In the last 10 years, the IT world has suffered the virtualization and Cloud revolution. It started at the beginning with Virtual Machines (VMs) and nowadays the tendency it is to move to Container-based execute applications. The former version, the VM one, has not impact in the High-Performance Computing (HPC) world, but with containers, we can see a significant effort to start using it on supercomputers. To see why, let’s start first with the differences between VMs and Containers.

Virtual Machines:

In the following figure, we can see the typical layer-schema of a server running several applications and Virtual Machines:

We have the “Physical Hardware” layer, basically composed of things such as: CPU, RAM, GPU, … over it, we have the host kernel, in this case we are representing the typical scenario for a Linux OS. Over the OS kernel we have the filesystem where different applications reside and are executed, together with what it is known as hypervisor.

A hypervisor, that in the case of something like KVM it will form also part of the Linux Kernel, will help to create the vision of a Virtual Hardware. Over such Virtual Hardware we could install a typical OS installation. Again, in the case of Linux, a kernel, a filesystem and several apps running on it. From the Virtual Hardware to the apps it will be what we know as Virtual Machine.

Although the Hypervisor, in some cases, will give direct access to the hardware layer it typically adds a lot of overhead. This overhead will be traduced in performance penalty for the application running on the VMs, not an ideal scenario in HPC and the main reason virtualization was basically ignored in this world.
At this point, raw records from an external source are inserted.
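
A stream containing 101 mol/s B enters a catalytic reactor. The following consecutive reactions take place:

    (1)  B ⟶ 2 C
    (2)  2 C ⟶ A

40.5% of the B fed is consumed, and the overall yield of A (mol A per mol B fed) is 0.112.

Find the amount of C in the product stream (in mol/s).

59.2 mol/s

Conversion of B: B consumed = 1ξ₁ = 0.405 × 101 → ξ₁ = 40.91 mol/s.
Yield of A: 1ξ₂ / 101 = 0.112 → ξ₂ = 11.31 mol/s.
Outlet amounts (n = n₀ + Σ ν·ξ):
  B: 101 − 1(40.91) = 60.09
  C: 0 + 2(40.91) − 2(11.31) = 59.19
  A: 0 + 1(11.31) = 11.31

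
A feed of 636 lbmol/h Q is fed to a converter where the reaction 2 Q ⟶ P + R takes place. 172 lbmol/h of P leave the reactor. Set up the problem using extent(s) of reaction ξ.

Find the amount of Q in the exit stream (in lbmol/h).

For P: n = n₀ + 1ξ → 172 = 0 + 1ξ, giving ξ = 172 lbmol/h.
Outlet amounts (n = n₀ + ν ξ):
  Q: 636 − 2(172) = 292
  P: 0 + 1(172) = 172
  R: 0 + 1(172) = 172

292 lbmol/h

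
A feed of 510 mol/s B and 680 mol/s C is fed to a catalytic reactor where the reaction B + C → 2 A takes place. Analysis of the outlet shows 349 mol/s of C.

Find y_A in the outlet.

0.556

For C: n = n₀ − 1ξ → 349 = 680 − 1ξ, giving ξ = 331 mol/s.
Outlet amounts (n = n₀ + ν ξ):
  B: 510 − 1(331) = 179
  C: 680 − 1(331) = 349
  A: 0 + 2(331) = 662
Total out = 1190 mol/s; y_A = 662 / 1190 = 0.5563.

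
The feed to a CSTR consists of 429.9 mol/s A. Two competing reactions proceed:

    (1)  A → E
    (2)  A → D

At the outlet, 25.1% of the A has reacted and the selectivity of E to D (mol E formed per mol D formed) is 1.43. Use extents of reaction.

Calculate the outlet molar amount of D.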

Even with other advantages that it offers, like bigger security than just running different application from different users in the same system.

Containers:

To try to solve part of the VMs problems: Overhead and replication of layers such as the OS Kernel or Filesystem, the containers were created. A typical layer architecture for a host running containers could be the next one:

As you can see, the virtualized applications are being executed directly over the OS Kernel. A Container Daemon is also being executed as an app for the orchestration of the different containerized applications. Security between applications domains is maintained via CGroups and namespaces.
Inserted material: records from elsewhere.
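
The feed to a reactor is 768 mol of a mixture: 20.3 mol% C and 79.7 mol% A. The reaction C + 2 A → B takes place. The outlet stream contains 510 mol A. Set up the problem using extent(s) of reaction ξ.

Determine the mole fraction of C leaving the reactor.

For A: n = n₀ − 2ξ → 510 = 612.1 − 2ξ, giving ξ = 51.05 mol.
Outlet amounts (n = n₀ + ν ξ):
  C: 155.9 − 1(51.05) = 104.9
  A: 612.1 − 2(51.05) = 510
  B: 0 + 1(51.05) = 51.05
Total out = 665.9 mol; y_C = 104.9 / 665.9 = 0.1575.

0.157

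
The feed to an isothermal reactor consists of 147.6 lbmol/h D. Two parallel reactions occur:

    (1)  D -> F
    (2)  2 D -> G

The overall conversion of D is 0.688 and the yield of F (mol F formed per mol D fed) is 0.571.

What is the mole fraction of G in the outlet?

0.0621

Yield of F: 1ξ₁ / 147.6 = 0.571 → ξ₁ = 84.28 lbmol/h.
Conversion of D: 1ξ₁ + 2ξ₂ = 0.688 × 147.6 = 101.5 → ξ₂ = 8.635 lbmol/h.
Outlet amounts (n = n₀ + Σ ν·ξ):
  D: 147.6 − 1(84.28) − 2(8.635) = 46.05
  F: 0 + 1(84.28) = 84.28
  G: 0 + 1(8.635) = 8.635
Total out = 139 lbmol/h; y_G = 8.635 / 139 = 0.06213.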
Container offer several advantages:

  • For starters, the size of a container is much less than of a typical VM. It is just necessary to packetize the application and the minimal libraries to execute. OS libraries, kernel, filesystem, will be the same one of the host. This allows to send containers and boot them several times of magnitude faster than VMs.
  • There is much less overhead. The Application is being executed at the same level as the rest of the application in the host machine, so there is no performance penalty.

Containers and HPC:

For the previous explanation, it would look like the containers are the ideal ones to be used in an HPC environment since they practically don’t have overhead but, what will be the advantage of using then in HPC? Portability. Since the containers have all the necessary libs for executing an application, the HPC Supercomputer only needs to provide to its user the minimum container runtime. Applications could be easily move from one Supercomputer to other one, and scenario that it is not the typical one, where usually applications are recompiled in the supercomputer to the libraries and schedulers available in each one.

Docker is probably the most used container system, but it has a problem for HPC environments. Since Docker apart of allowing portability of applications, it also is focused into virtualizing the whole system for the container, it creates security risk in an HPC environment where the application could have control over the network, something that will scare any HPC administrator. This virtual feature, very interesting in Cloud environments it is a no go for HPC.

To try to avoid these problems, Gregory M. Kurtzer created Singularity a container based runtime focused on application portability and forgetting a bit the virtualization part based on the Docker image format and the way RPM package applications.

Containers and TANGO:

Due to this interest in containers in HPC world and also, due the less overhead of containers for developing more portable applications, the Application Lifecycle Deployment Engine in TANGO fully support the creation of containers to develop heterogeneous applications. At this stage only with Singularity, but it is expected to add other container formats although they are not interested for HPC.